On our last day of work before the holiday a woman we worked with brought tiny wrapped presents for everyone. They were little bars of imported soap; inexpensively purchased from an import store but the sweetest gesture. Several people in the office snarked but I will forever remember it being one of the most enjoyable baths I ever had - scented like exotic Indian spice and in my very own tub!

Looking back on Christmas stories, I knew a woman briefly when I was in my twenties. She was in her fifties and on the losing end of liver transplant list. Her health was failing. Bonnie and I helped her wrap her gifts that year. Her husband brought them to our apartment by the car load every couple of hours for several days and nights. She had 3 grown children and a grandchild but literally hundreds of gifts. About half way through wrapping them all she chuckled and asked what we thought of the gifts. We hadn't looked. They arrived in plain boxes with sticky notes to identify who they were for but we hadn't looked inside any of them. She was stunned, then she explained that none of them cost over a couple of dollars, some just pennies, but they were all useful things. She said that they had lived through both financially flush and financially slim times and with her illness she had learned that the Christmases her family remembered the most were the ones that were just an all day party. It had nothing to do with the big, expensive gifts. Most people forgot what they got after a year or two whether it was something big or something small. What they remembered was the event, being included, having fun. When she came to realize this they changed the rules. Christmas would be cheap - period. They purchased things throughout the year that were useful and novelty and inexpensive. The focus of their Christmas was the party and everyone was included whether they had expensive gifts to give or not.

Until then, we had been guilty of overdoing Christmas. Or, well, maybe putting more into it than we should have. I think it's what you do when something is missing but you don't know what it is. You reach for every spice in the cabinet and double it. Christmases with us have always been hand made. My mother always thought she could give a better gift with her money if she made it than if she bought it.
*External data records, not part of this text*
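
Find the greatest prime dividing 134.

67

134 = 2 · 67
67 is prime.
So 134 = 2 · 67; the largest prime factor is 67.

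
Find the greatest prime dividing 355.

355 = 5 · 71
71 is prime.
So 355 = 5 · 71; the largest prime factor is 71.

71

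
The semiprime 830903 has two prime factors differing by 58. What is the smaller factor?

Since p = q + 58, we have 830903 = q(q + 58), so q² + 58q − 830903 = 0.
Discriminant: 58² + 4·830903 = 3364 + 3323612 = 3326976; √3326976 = 1824.
q = (−58 + 1824)/2 = 883, and p = q + 58 = 941.
Check: 883 · 941 = 830903.

883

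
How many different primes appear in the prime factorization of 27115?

4

27115 = 5 · 5423
5423 = 11 · 493
493 = 17 · 29
27115 = 5 · 11 · 17 · 29, which has 4 distinct prime factors.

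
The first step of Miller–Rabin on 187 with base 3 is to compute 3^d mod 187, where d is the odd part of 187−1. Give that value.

148

187 − 1 = 186 = 2^1 · 93, so d = 93.
3^1 ≡ 3 (mod 187)
3^2 ≡ 3^2 = 9 ≡ 9 (mod 187)
3^4 ≡ 9^2 = 81 ≡ 81 (mod 187)
3^8 ≡ 81^2 = 6561 ≡ 16 (mod 187)
3^16 ≡ 16^2 = 256 ≡ 69 (mod 187)
3^32 ≡ 69^2 = 4761 ≡ 86 (mod 187)
3^64 ≡ 86^2 = 7396 ≡ 103 (mod 187)
93 = 64 + 16 + 8 + 4 + 1 in binary powers of 2.
So 3^93 ≡ 103 · 69 · 16 · 81 · 3 ≡ 148 (mod 187).
Squaring chain: 148; never reaches −1, so base 3 is a Miller–Rabin witness that 187 is composite.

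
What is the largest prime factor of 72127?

83

72127 = 11 · 6557
6557 = 79 · 83
83 is prime.
So 72127 = 11 · 79 · 83; the largest prime factor is 83.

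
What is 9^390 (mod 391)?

9^1 ≡ 9 (mod 391)
9^2 ≡ 9^2 = 81 ≡ 81 (mod 391)
9^4 ≡ 81^2 = 6561 ≡ 305 (mod 391)
9^8 ≡ 305^2 = 93025 ≡ 358 (mod 391)
9^16 ≡ 358^2 = 128164 ≡ 307 (mod 391)
9^32 ≡ 307^2 = 94249 ≡ 18 (mod 391)
9^64 ≡ 18^2 = 324 ≡ 324 (mod 391)
9^128 ≡ 324^2 = 104976 ≡ 188 (mod 391)
9^256 ≡ 188^2 = 35344 ≡ 154 (mod 391)
390 = 256 + 128 + 4 + 2 in binary powers of 2.
So 9^390 ≡ 154 · 188 · 305 · 81 ≡ 123 (mod 391).
Since 123 ≠ 1, base 9 is a Fermat witness: 391 is composite.

123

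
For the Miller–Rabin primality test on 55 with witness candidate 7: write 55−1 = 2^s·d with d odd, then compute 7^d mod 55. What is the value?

55 − 1 = 54 = 2^1 · 27, so d = 27.
7^1 ≡ 7 (mod 55)
7^2 ≡ 7^2 = 49 ≡ 49 (mod 55)
7^4 ≡ 49^2 = 2401 ≡ 36 (mod 55)
7^8 ≡ 36^2 = 1296 ≡ 31 (mod 55)
7^16 ≡ 31^2 = 961 ≡ 26 (mod 55)
27 = 16 + 8 + 2 + 1 in binary powers of 2.
So 7^27 ≡ 26 · 31 · 49 · 7 ≡ 28 (mod 55).
Squaring chain: 28; never reaches −1, so base 7 is a Miller–Rabin witness that 55 is composite.

28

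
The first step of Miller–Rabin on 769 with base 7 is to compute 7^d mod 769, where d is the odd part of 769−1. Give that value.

769 − 1 = 768 = 2^8 · 3, so d = 3.
7^1 ≡ 7 (mod 769)
7^2 ≡ 7^2 = 49 ≡ 49 (mod 769)
3 = 2 + 1 in binary powers of 2.
So 7^3 ≡ 49 · 7 ≡ 343 (mod 769).
Squaring chain: 343 → 761 → 64 → 251 → 712 → 173 → 707 → 768; reaches −1, so base 7 does not prove 769 composite.

343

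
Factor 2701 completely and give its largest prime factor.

2701 = 37 · 73
73 is prime.
So 2701 = 37 · 73; the largest prime factor is 73.

73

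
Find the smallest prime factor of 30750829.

30750829 is odd.
Digit sum 34, not divisible by 3.
Ends in 9: not divisible by 5.
7: 30750829 = 7·4392975 + 4
11: 30750829 = 11·2795529 + 10
13: 30750829 = 13·2365448 + 5
17: 30750829 = 17·1808872 + 5
19: 30750829 = 19·1618464 + 13
23: 30750829 = 23·1336992 + 13
29: 30750829 = 29·1060373 + 12
31: 30750829 = 31·991962 + 7
37: 30750829 = 37·831103 + 18
41: 30750829 = 41·750020 + 9
43: 30750829 = 43·715135 + 24
47: 30750829 = 47·654272 + 45
53: 30750829 = 53·580204 + 17
59: 30750829 = 59·521200 + 29
61: 30750829 = 61·504111 + 58
67: 30750829 = 67·458967 + 40
71: 30750829 = 71·433110 + 19
73: 30750829 = 73·421244 + 17
79: 30750829 = 79·389251

79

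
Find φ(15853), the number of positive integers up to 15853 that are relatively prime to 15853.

Factor: 15853 = 83 · 191.
φ(15853) = (83−1) · (191−1) = 82 · 190 = 15580.

15580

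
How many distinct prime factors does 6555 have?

6555 = 3 · 2185
2185 = 5 · 437
437 = 19 · 23
6555 = 3 · 5 · 19 · 23, which has 4 distinct prime factors.

4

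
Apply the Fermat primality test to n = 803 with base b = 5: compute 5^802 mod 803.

707

5^1 ≡ 5 (mod 803)
5^2 ≡ 5^2 = 25 ≡ 25 (mod 803)
5^4 ≡ 25^2 = 625 ≡ 625 (mod 803)
5^8 ≡ 625^2 = 390625 ≡ 367 (mod 803)
5^16 ≡ 367^2 = 134689 ≡ 588 (mod 803)
5^32 ≡ 588^2 = 345744 ≡ 454 (mod 803)
5^64 ≡ 454^2 = 206116 ≡ 548 (mod 803)
5^128 ≡ 548^2 = 300304 ≡ 785 (mod 803)
5^256 ≡ 785^2 = 616225 ≡ 324 (mod 803)
5^512 ≡ 324^2 = 104976 ≡ 586 (mod 803)
802 = 512 + 256 + 32 + 2 in binary powers of 2.
So 5^802 ≡ 586 · 324 · 454 · 25 ≡ 707 (mod 803).
Since 707 ≠ 1, base 5 is a Fermat witness: 803 is composite.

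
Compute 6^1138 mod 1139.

6^1 ≡ 6 (mod 1139)
6^2 ≡ 6^2 = 36 ≡ 36 (mod 1139)
6^4 ≡ 36^2 = 1296 ≡ 157 (mod 1139)
6^8 ≡ 157^2 = 24649 ≡ 730 (mod 1139)
6^16 ≡ 730^2 = 532900 ≡ 987 (mod 1139)
6^32 ≡ 987^2 = 974169 ≡ 324 (mod 1139)
6^64 ≡ 324^2 = 104976 ≡ 188 (mod 1139)
6^128 ≡ 188^2 = 35344 ≡ 35 (mod 1139)
6^256 ≡ 35^2 = 1225 ≡ 86 (mod 1139)
6^512 ≡ 86^2 = 7396 ≡ 562 (mod 1139)
6^1024 ≡ 562^2 = 315844 ≡ 341 (mod 1139)
1138 = 1024 + 64 + 32 + 16 + 2 in binary powers of 2.
So 6^1138 ≡ 341 · 188 · 324 · 987 · 36 ≡ 920 (mod 1139).
Since 920 ≠ 1, base 6 is a Fermat witness: 1139 is composite.

920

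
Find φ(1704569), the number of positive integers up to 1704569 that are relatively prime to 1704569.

1656016

Factor: 1704569 = 59 · 167 · 173.
φ(1704569) = (59−1) · (167−1) · (173−1) = 58 · 166 · 172 = 1656016.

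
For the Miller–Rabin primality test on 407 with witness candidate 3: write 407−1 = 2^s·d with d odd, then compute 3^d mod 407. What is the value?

407 − 1 = 406 = 2^1 · 203, so d = 203.
3^1 ≡ 3 (mod 407)
3^2 ≡ 3^2 = 9 ≡ 9 (mod 407)
3^4 ≡ 9^2 = 81 ≡ 81 (mod 407)
3^8 ≡ 81^2 = 6561 ≡ 49 (mod 407)
3^16 ≡ 49^2 = 2401 ≡ 366 (mod 407)
3^32 ≡ 366^2 = 133956 ≡ 53 (mod 407)
3^64 ≡ 53^2 = 2809 ≡ 367 (mod 407)
3^128 ≡ 367^2 = 134689 ≡ 379 (mod 407)
203 = 128 + 64 + 8 + 2 + 1 in binary powers of 2.
So 3^203 ≡ 379 · 367 · 49 · 9 · 3 ≡ 280 (mod 407).
Squaring chain: 280; never reaches −1, so base 3 is a Miller–Rabin witness that 407 is composite.

280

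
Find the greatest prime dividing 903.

43

903 = 3 · 301
301 = 7 · 43
43 is prime.
So 903 = 3 · 7 · 43; the largest prime factor is 43.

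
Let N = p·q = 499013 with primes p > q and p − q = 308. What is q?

569

Since p = q + 308, we have 499013 = q(q + 308), so q² + 308q − 499013 = 0.
Discriminant: 308² + 4·499013 = 94864 + 1996052 = 2090916; √2090916 = 1446.
q = (−308 + 1446)/2 = 569, and p = q + 308 = 877.
Check: 569 · 877 = 499013.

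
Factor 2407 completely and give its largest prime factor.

83

2407 = 29 · 83
83 is prime.
So 2407 = 29 · 83; the largest prime factor is 83.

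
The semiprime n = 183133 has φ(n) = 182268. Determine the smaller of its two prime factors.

φ(n) = (p−1)(q−1) = n − (p+q) + 1, so p + q = 183133 − 182268 + 1 = 866.
p and q are the roots of t² − 866t + 183133 = 0.
Discriminant: 866² − 4·183133 = 749956 − 732532 = 17424; √17424 = 132.
q = (866 − 132)/2 = 367, p = (866 + 132)/2 = 499.
Check: 367 · 499 = 183133.

367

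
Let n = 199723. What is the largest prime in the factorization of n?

97

199723 = 29 · 6887
6887 = 71 · 97
97 is prime.
So 199723 = 29 · 71 · 97; the largest prime factor is 97.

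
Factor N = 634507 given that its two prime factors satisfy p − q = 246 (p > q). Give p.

929

Since p = q + 246, we have 634507 = q(q + 246), so q² + 246q − 634507 = 0.
Discriminant: 246² + 4·634507 = 60516 + 2538028 = 2598544; √2598544 = 1612.
q = (−246 + 1612)/2 = 683, and p = q + 246 = 929.
Check: 683 · 929 = 634507.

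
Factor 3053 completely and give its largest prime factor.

3053 = 43 · 71
71 is prime.
So 3053 = 43 · 71; the largest prime factor is 71.

71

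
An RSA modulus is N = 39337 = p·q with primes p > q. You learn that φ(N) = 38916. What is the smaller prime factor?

139

φ(n) = (p−1)(q−1) = n − (p+q) + 1, so p + q = 39337 − 38916 + 1 = 422.
p and q are the roots of t² − 422t + 39337 = 0.
Discriminant: 422² − 4·39337 = 178084 − 157348 = 20736; √20736 = 144.
q = (422 − 144)/2 = 139, p = (422 + 144)/2 = 283.
Check: 139 · 283 = 39337.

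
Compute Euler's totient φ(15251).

15000

Factor: 15251 = 101 · 151.
φ(15251) = (101−1) · (151−1) = 100 · 150 = 15000.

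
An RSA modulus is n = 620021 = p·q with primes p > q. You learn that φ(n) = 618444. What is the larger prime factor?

839

φ(n) = (p−1)(q−1) = n − (p+q) + 1, so p + q = 620021 − 618444 + 1 = 1578.
p and q are the roots of t² − 1578t + 620021 = 0.
Discriminant: 1578² − 4·620021 = 2490084 − 2480084 = 10000; √10000 = 100.
q = (1578 − 100)/2 = 739, p = (1578 + 100)/2 = 839.
Check: 739 · 839 = 620021.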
She hoped the recipients would feel doubly rewarded. As I grew up, it became a tradition with both of us. Then one day a relative said, "I know what you sell this stuff for. I would rather you just sell it and give me the money." It was a crushing sentiment and a waking moment. We turned our efforts elsewhere.

These stories ring in my head all of the time, throughout the year. And this year, as we have moved 3,000 miles we are finding our way in continuing old traditions in new places with new and unsuspecting neighbors and friends. With this year's economy, most people are struggling. Not just in the states, not just in a particular state but people and businesses are struggling globally. I am conscious of this but in my head I just keep hearing John Wayne, "Don't let the bastards getcha down."


I know the spirit of my old Los Angeles neighborhood is not lost without me. Although I don't keep up with anyone there I do see them in my heart every day. I am still donning my kooky Christmas hats and sending Merry Christmas wishes to my Feliz Navidad neighbors of old. I know in their hearts, they are doing the same.

I remember my childhood aunt who sent packages every year with a handmade Christmas ornaments instead of a bow because I could save it and remember her every year. Her packages were always packed with chocolate jingle bell candies. Yummy packing as I recall. The ornaments were lost in a fire but I still remember each and every one of them as if they were here. Her holiday spirit is contagious through the ages.

So no, it's still not my favorite holiday, but like all of these people, I aspire to be infectious and contagious too. Whether or not your pockets be empty, may your spirit be wealthy!